El arma se llama cariño. Tenemos eso y poco más. El cariño está en manos del entorno, que tiene que redoblar la forma de acercarse al individuo. El arma es nuestro tacto cercano. Hay que indagar en la nueva personalidad del sujeto que tenemos delante, porque ya es otro. Y esa exploración solo puede hacerse con cariño. La proximidad va desvelando claves que para cada uno son distintas.
Con el cáncer puedes coger unas células del enfermo y estudiarlas, y dejar al sujeto a un lado. Pero, con el alzheimer, no. Porque el problema es el sujeto entero, su comportamiento, y sabemos muy poco de él.
Se necesitan centros especializados que operen con el individuo. Si no hay medios, tal y como pasa ahora, seguiremos en la incertidumbre. Antes se decía que el abuelo chocheaba. Pero el abuelo no chocheaba. El abuelo tenía un alzheimer galopante. No podemos quedarnos en ese nivel de análisis: en el de que nuestros mayores chochean y ya está.
Si antes era agnóstico, ahora lo soy más. El alma está en el llamado cerebro reptil, la primera capa cerebral que se formó, donde se albergan las conductas más primitivas, como el miedo y la supervivencia. Luego está el cerebro emocional. También está el cerebro racional. Pues bien, en ninguno de los tres cerebros veo a Dios por ningún lado. Somos orgánica pura, volveremos al lugar del que vinimos y nada habrá sucedido. La vida habrá sido un chispazo.

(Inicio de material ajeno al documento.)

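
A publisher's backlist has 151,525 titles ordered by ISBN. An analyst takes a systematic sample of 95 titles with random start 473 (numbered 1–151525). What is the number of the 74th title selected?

k = 151525/95 = 1595
74th selection = r + (74−1)·k = 473 + 73×1595 = 473 + 116435 = 116908

116908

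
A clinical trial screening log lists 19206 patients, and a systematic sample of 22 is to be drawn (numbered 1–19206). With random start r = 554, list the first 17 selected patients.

k = N/n = 19206/22 = 873
patient 1: 554
patient 2: 554 + 873 = 1427
patient 3: 1427 + 873 = 2300
patient 4: 2300 + 873 = 3173
patient 5: 3173 + 873 = 4046
patient 6: 4046 + 873 = 4919
patient 7: 4919 + 873 = 5792
patient 8: 5792 + 873 = 6665
patient 9: 6665 + 873 = 7538
patient 10: 7538 + 873 = 8411
patient 11: 8411 + 873 = 9284
patient 12: 9284 + 873 = 10157
patient 13: 10157 + 873 = 11030
patient 14: 11030 + 873 = 11903
patient 15: 11903 + 873 = 12776
patient 16: 12776 + 873 = 13649
patient 17: 13649 + 873 = 14522

554, 1427, 2300, 3173, 4046, 4919, 5792, 6665, 7538, 8411, 9284, 10157, 11030, 11903, 12776, 13649, 14522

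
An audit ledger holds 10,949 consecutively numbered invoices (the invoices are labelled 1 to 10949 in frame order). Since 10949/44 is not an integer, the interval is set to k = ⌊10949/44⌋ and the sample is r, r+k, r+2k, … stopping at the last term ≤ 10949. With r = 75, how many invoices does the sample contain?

k = ⌊10949/44⌋ = 248
Achieved size = ⌊(10949 − 75)/248⌋ + 1 = ⌊10874/248⌋ + 1 = 43 + 1 = 44
(last selection: 75 + 43×248 = 10739 ≤ 10949; next would be 10987 > 10949)

44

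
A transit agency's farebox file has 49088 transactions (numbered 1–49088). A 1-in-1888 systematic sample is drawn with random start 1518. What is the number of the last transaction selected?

k = 1888
26th selection = r + (26−1)·k = 1518 + 25×1888 = 1518 + 47200 = 48718

48718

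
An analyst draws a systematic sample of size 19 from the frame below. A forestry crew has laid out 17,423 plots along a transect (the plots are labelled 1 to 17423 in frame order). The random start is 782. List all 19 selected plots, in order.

k = N/n = 17423/19 = 917
plot 1: 782
plot 2: 782 + 917 = 1699
plot 3: 1699 + 917 = 2616
plot 4: 2616 + 917 = 3533
plot 5: 3533 + 917 = 4450
plot 6: 4450 + 917 = 5367
plot 7: 5367 + 917 = 6284
plot 8: 6284 + 917 = 7201
plot 9: 7201 + 917 = 8118
plot 10: 8118 + 917 = 9035
plot 11: 9035 + 917 = 9952
plot 12: 9952 + 917 = 10869
plot 13: 10869 + 917 = 11786
plot 14: 11786 + 917 = 12703
plot 15: 12703 + 917 = 13620
plot 16: 13620 + 917 = 14537
plot 17: 14537 + 917 = 15454
plot 18: 15454 + 917 = 16371
plot 19: 16371 + 917 = 17288

782, 1699, 2616, 3533, 4450, 5367, 6284, 7201, 8118, 9035, 9952, 10869, 11786, 12703, 13620, 14537, 15454, 16371, 17288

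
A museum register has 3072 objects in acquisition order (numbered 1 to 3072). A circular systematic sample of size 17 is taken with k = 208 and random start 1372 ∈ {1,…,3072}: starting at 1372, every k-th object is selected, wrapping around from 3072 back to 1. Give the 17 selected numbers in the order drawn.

1372, 1580, 1788, 1996, 2204, 2412, 2620, 2828, 3036, 172, 380, 588, 796, 1004, 1212, 1420, 1628

Selection 1: 1372
Selection 2: 1372 + 208 = 1580
Selection 3: 1580 + 208 = 1788
Selection 4: 1788 + 208 = 1996
Selection 5: 1996 + 208 = 2204
Selection 6: 2204 + 208 = 2412
Selection 7: 2412 + 208 = 2620
Selection 8: 2620 + 208 = 2828
Selection 9: 2828 + 208 = 3036
Selection 10: 3036 + 208 = 3244 → 3244 − 3072 = 172
Selection 11: 172 + 208 = 380
Selection 12: 380 + 208 = 588
Selection 13: 588 + 208 = 796
Selection 14: 796 + 208 = 1004
Selection 15: 1004 + 208 = 1212
Selection 16: 1212 + 208 = 1420
Selection 17: 1420 + 208 = 1628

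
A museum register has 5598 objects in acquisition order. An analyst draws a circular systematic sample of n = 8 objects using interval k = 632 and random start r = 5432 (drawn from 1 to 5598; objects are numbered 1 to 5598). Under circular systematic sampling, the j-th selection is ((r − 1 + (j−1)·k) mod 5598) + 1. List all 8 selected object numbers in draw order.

Selection 1: 5432
Selection 2: 5432 + 632 = 6064 → 6064 − 5598 = 466
Selection 3: 466 + 632 = 1098
Selection 4: 1098 + 632 = 1730
Selection 5: 1730 + 632 = 2362
Selection 6: 2362 + 632 = 2994
Selection 7: 2994 + 632 = 3626
Selection 8: 3626 + 632 = 4258

5432, 466, 1098, 1730, 2362, 2994, 3626, 4258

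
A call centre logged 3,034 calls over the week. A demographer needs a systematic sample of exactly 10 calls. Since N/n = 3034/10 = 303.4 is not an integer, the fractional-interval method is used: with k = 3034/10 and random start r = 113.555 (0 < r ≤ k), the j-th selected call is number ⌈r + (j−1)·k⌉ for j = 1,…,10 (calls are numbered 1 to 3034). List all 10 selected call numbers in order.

114, 417, 721, 1024, 1328, 1631, 1934, 2238, 2541, 2845

j=1: r + 0k = 113.555 → ⌈·⌉ = 114
j=2: r + 1k = 416.955 → ⌈·⌉ = 417
j=3: r + 2k = 720.355 → ⌈·⌉ = 721
j=4: r + 3k = 1023.755 → ⌈·⌉ = 1024
j=5: r + 4k = 1327.155 → ⌈·⌉ = 1328
j=6: r + 5k = 1630.555 → ⌈·⌉ = 1631
j=7: r + 6k = 1933.955 → ⌈·⌉ = 1934
j=8: r + 7k = 2237.355 → ⌈·⌉ = 2238
j=9: r + 8k = 2540.755 → ⌈·⌉ = 2541
j=10: r + 9k = 2844.155 → ⌈·⌉ = 2845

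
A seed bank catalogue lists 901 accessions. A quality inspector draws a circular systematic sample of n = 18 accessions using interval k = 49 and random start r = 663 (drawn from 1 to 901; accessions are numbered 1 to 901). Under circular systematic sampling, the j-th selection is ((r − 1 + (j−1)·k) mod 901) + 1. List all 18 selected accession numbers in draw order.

Selection 1: 663
Selection 2: 663 + 49 = 712
Selection 3: 712 + 49 = 761
Selection 4: 761 + 49 = 810
Selection 5: 810 + 49 = 859
Selection 6: 859 + 49 = 908 → 908 − 901 = 7
Selection 7: 7 + 49 = 56
Selection 8: 56 + 49 = 105
Selection 9: 105 + 49 = 154
Selection 10: 154 + 49 = 203
Selection 11: 203 + 49 = 252
Selection 12: 252 + 49 = 301
Selection 13: 301 + 49 = 350
Selection 14: 350 + 49 = 399
Selection 15: 399 + 49 = 448
Selection 16: 448 + 49 = 497
Selection 17: 497 + 49 = 546
Selection 18: 546 + 49 = 595

663, 712, 761, 810, 859, 7, 56, 105, 154, 203, 252, 301, 350, 399, 448, 497, 546, 595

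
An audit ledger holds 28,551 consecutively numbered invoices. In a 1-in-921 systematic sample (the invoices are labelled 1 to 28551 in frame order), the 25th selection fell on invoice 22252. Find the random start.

148

k = 921
r = 22252 − (25−1)×921 = 22252 − 22104 = 148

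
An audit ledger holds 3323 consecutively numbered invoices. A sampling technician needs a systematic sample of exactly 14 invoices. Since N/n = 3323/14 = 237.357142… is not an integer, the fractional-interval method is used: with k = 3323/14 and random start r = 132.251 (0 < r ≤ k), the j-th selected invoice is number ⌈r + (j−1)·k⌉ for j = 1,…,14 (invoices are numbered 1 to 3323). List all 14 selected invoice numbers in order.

j=1: r + 0k = 132.251 → ⌈·⌉ = 133
j=2: r + 1k = 369.608142… → ⌈·⌉ = 370
j=3: r + 2k = 606.965285… → ⌈·⌉ = 607
j=4: r + 3k = 844.322428… → ⌈·⌉ = 845
j=5: r + 4k = 1081.679571… → ⌈·⌉ = 1082
j=6: r + 5k = 1319.036714… → ⌈·⌉ = 1320
j=7: r + 6k = 1556.393857… → ⌈·⌉ = 1557
j=8: r + 7k = 1793.751 → ⌈·⌉ = 1794
j=9: r + 8k = 2031.108142… → ⌈·⌉ = 2032
j=10: r + 9k = 2268.465285… → ⌈·⌉ = 2269
j=11: r + 10k = 2505.822428… → ⌈·⌉ = 2506
j=12: r + 11k = 2743.179571… → ⌈·⌉ = 2744
j=13: r + 12k = 2980.536714… → ⌈·⌉ = 2981
j=14: r + 13k = 3217.893857… → ⌈·⌉ = 3218

133, 370, 607, 845, 1082, 1320, 1557, 1794, 2032, 2269, 2506, 2744, 2981, 3218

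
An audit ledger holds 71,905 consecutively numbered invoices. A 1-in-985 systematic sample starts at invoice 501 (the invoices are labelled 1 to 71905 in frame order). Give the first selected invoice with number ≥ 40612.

40886

k = 985
Steps past start: ⌈(40612 − 501)/985⌉ = ⌈40111/985⌉ = 41
Selected invoice: 501 + 41×985 = 40886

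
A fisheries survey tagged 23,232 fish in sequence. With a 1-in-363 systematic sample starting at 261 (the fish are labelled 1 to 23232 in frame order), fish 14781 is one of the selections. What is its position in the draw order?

k = 363
position = (14781 − 261)/363 + 1 = 14520/363 + 1 = 40 + 1 = 41

41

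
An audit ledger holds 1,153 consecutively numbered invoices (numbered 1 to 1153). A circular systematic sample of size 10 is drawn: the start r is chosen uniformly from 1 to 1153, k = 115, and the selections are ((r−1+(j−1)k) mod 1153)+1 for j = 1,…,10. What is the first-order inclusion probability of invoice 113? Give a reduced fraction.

10/1153

For each position j, as r ranges over 1…1153 the j-th selection hits every invoice exactly once, so invoice 113 is selected for exactly 10 of the 1153 starts.
Inclusion probability = 10/1153.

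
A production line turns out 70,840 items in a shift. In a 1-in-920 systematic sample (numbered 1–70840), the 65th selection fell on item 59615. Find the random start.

735

k = 920
r = 59615 − (65−1)×920 = 59615 − 58880 = 735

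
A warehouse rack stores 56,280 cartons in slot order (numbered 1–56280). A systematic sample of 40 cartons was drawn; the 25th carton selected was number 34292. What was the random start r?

k = 56280/40 = 1407
r = 34292 − (25−1)×1407 = 34292 − 33768 = 524

524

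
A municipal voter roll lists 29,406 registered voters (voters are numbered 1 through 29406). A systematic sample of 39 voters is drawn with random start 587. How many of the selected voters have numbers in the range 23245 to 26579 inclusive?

k = 29406/39 = 754
First selection ≥ 23245: 587 + ⌈(23245−587)/754⌉·754 = 587 + 31×754 = 23961
Last selection ≤ 26579: 587 + ⌊(26579−587)/754⌋·754 = 587 + 34×754 = 26223
Count = 34 − 31 + 1 = 4

4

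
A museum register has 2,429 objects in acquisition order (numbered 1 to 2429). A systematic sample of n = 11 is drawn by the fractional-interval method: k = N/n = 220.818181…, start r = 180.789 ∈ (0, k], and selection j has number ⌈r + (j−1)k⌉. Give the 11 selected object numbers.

j=1: r + 0k = 180.789 → ⌈·⌉ = 181
j=2: r + 1k = 401.607181… → ⌈·⌉ = 402
j=3: r + 2k = 622.425363… → ⌈·⌉ = 623
j=4: r + 3k = 843.243545… → ⌈·⌉ = 844
j=5: r + 4k = 1064.061727… → ⌈·⌉ = 1065
j=6: r + 5k = 1284.879909… → ⌈·⌉ = 1285
j=7: r + 6k = 1505.698090… → ⌈·⌉ = 1506
j=8: r + 7k = 1726.516272… → ⌈·⌉ = 1727
j=9: r + 8k = 1947.334454… → ⌈·⌉ = 1948
j=10: r + 9k = 2168.152636… → ⌈·⌉ = 2169
j=11: r + 10k = 2388.970818… → ⌈·⌉ = 2389

181, 402, 623, 844, 1065, 1285, 1506, 1727, 1948, 2169, 2389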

Lo caro no es la farmacopea. Lo caro es el coste humano en cuidadores, centros, atenciones… La enfermedad se hace plaga en el momento en que una sociedad pasa de los sesenta años con salud de hierro. Paco tenía ochenta y cinco años, andaba siete kilómetros al día y estaba todo el día trabajando. Llegamos como toros a la última edad. Antes te mataba el deterioro físico. Ya no.
Hace años el alzheimer no tenía tiempo para matar; ahora que somos tan longevos, tiene todo el tiempo del mundo para recrearse con nosotros.
Al hombre le quitas la memoria y es el más estúpido de los animales.